Gelecek hepimize neredeyse kırk yıldır aynı görüntüyü hayal ettiriyor. Gökyüzünü delip geçen binalar, neon levhalar, uçan araçlar; bunların hepsi aşağıda kalan şehrin karanlığını daha da arttırıyor. Sokaklarda neon barlar, pis sokak aralarında çamur üzerinde yürüyen punk görünümlü tipler, süper zenginlerin zevk aldığı güvenli, lüks mekanlar. Yasadışı teknoloji ve yeşil saçlı, deri kaplı teknopunklardan oluşan sokak çeteleriyle uğraşan cyborglar. Bu kenti hepimiz biliyoruz. Cyberpunk (Siberpunk) dediğimiz akım, ilk olarak 80’lerde Neuromancer’da William Gibson ve Blade Runner’da Ridley Scott tarafından inşa edildi. O zamandan bu zamana kadar bu şehri belki milyonlarca kez gördük.

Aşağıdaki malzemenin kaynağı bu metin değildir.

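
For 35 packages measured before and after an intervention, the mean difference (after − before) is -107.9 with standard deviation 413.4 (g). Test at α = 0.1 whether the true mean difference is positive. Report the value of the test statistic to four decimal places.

-1.5441

H0: μ_d = 0; H1: μ_d > 0 (paired t-test on the differences, right-tailed).
t = d̄/(s_d/√n) = -107.9/(413.4/√35) = -1.5441
df = n − 1 = 34
p-value = P(T ≥ -1.5441) ≈ 0.9341
Since p ≈ 0.9341 > α = 0.1, fail to reject H0; the evidence is not statistically significant.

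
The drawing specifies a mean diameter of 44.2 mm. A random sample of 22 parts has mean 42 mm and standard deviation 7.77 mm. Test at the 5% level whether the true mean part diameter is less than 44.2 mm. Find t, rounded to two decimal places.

H0: μ = 44.2; H1: μ < 44.2 (one-sample t-test, left-tailed).
t = (x̄ − μ₀)/(s/√n) = (42 − 44.2)/(7.77/√22) = -1.33
df = n − 1 = 21
p-value = P(T ≤ -1.33) ≈ 0.0992
Since p ≈ 0.0992 > α = 0.05, fail to reject H0; the evidence is not statistically significant.

-1.33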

Cyberpunk, yapay zeka ve sibernetik gibi ileri teknoloji ve bilimsel başarılara sahip “düşük yaşam ve yüksek teknoloji kombinasyonuna” odaklanma eğilimi gösteren distopik bir fütüristik ortamda şekil alan bilim kurgu alt türüdür. Toplumsal düzende bozulma veya radikal değişimler bu kurgularda sıklıkla hissedilir. Cyberpunk temalarını araştıran çizgi romanlar, ilk olarak 1977’de yayınlanan Yargıç Dredd’le beraber ortaya çıkmaya başladı.1984 yılında piyasaya sürülen William Gibson’ın romanı Neuromancer, cyberpunk’ı bir tür olarak sağlamlaştırmaya yardımcı oldu. Japon cyberpunk alt türü, 1982 yılında Katsuhiro Otomo’nun manga serisi Akira’nın lansmanı ile başladı ve 1988 anime film uyarlaması daha sonra popüler hale geldi.

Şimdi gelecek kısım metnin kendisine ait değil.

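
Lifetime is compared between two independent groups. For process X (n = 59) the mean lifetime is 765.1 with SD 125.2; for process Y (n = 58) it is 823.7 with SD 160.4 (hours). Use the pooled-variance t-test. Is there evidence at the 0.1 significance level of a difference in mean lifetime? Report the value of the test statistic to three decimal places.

-2.205

Let group 1 = process X, group 2 = process Y. H0: μ_1 = μ_2; H1: μ_1 ≠ μ_2 (two-sample pooled-variance t-test, two-sided).
s_p² = [(59−1)·125.2² + (58−1)·160.4²]/(59+58−2) = 20657.9
t = (765.1 − 823.7)/√[20657.9·(1/59 + 1/58)] = -2.205
df = n₁ + n₂ − 2 = 115
Two-sided p-value ≈ 0.0294
Since p ≈ 0.0294 < α = 0.1, reject H0; the evidence is statistically significant.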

Cyberpunk dünyasına distopik bir endüstri hakimdir diyebiliriz. Distopik bir gelecekte, ileri düzeyde teknolojinin insanların hayatında neleri değiştirdiği ve nelere yol açtığı bu akımdan etkilenen eserlerde göze çarpmaktadır. Yazar Lawrence Person, şu ifadeleri kullanır: “Klasik Cyberpunk karakterleri; genel distopik geleceklerde toplumdan uzakta, günlük yaşamın hızlı teknolojik gelişmelerle sıkıştırıldığı, bilgisayarla işlenmiş bilgilerin her yerde bulunan ve insan bedenin değişikliğine saldıran veri alanları olduğu yerlerde yaşayan; farklılaştırılmış ve yabancılaştırılmış karakterlerdir.”
Cyberpunk ayrıca birçok sanat dalını da etkilemiştir. Bunlar arasından özellikle müzik ve edebiyat ön
plana çıkmaktadır.
MÜZİK
Bazı müzisyenler ve eylemler estetik tarzları ve müzik içerikleri nedeniyle cyberpunk olarak sınıflandırılmıştır. Genellikle geleceğin distopik vizyonları veya biyomekanik temalarla uğraşmak, müzisyenlerin bu sınıflara girmesine neden olmuştur. Normalde cyberpunk ile ilişkilendirilmeyen bazı müzisyenler zaman zaman bu temaları araştıran konsept albümler yaratma konusunda ilham almıştır. Gary Numan’ın Replicas albümü gibi. Numan’ın bazı albümleri Philip K. Dick’in eserlerinden büyük ölçüde ilham almıştır. Kraftwerk’in The Man-Machine ve Computer World albümleri insanlığın temasını teknolojiye bağımlı hale getirmiştir. Nine Inch Nails’in konsept albümü Year Zero da bu kategoriye dahil edilebilir. Vaporwave ve synthwave de siberpunktan etkilenen alt türlerdendir. Birincisi distopik kapitalizmin eleştirisi, ikincisi siberpunk kökenlerinin nostaljik bir retrofuturistik canlanması olarak yorumlanmıştır.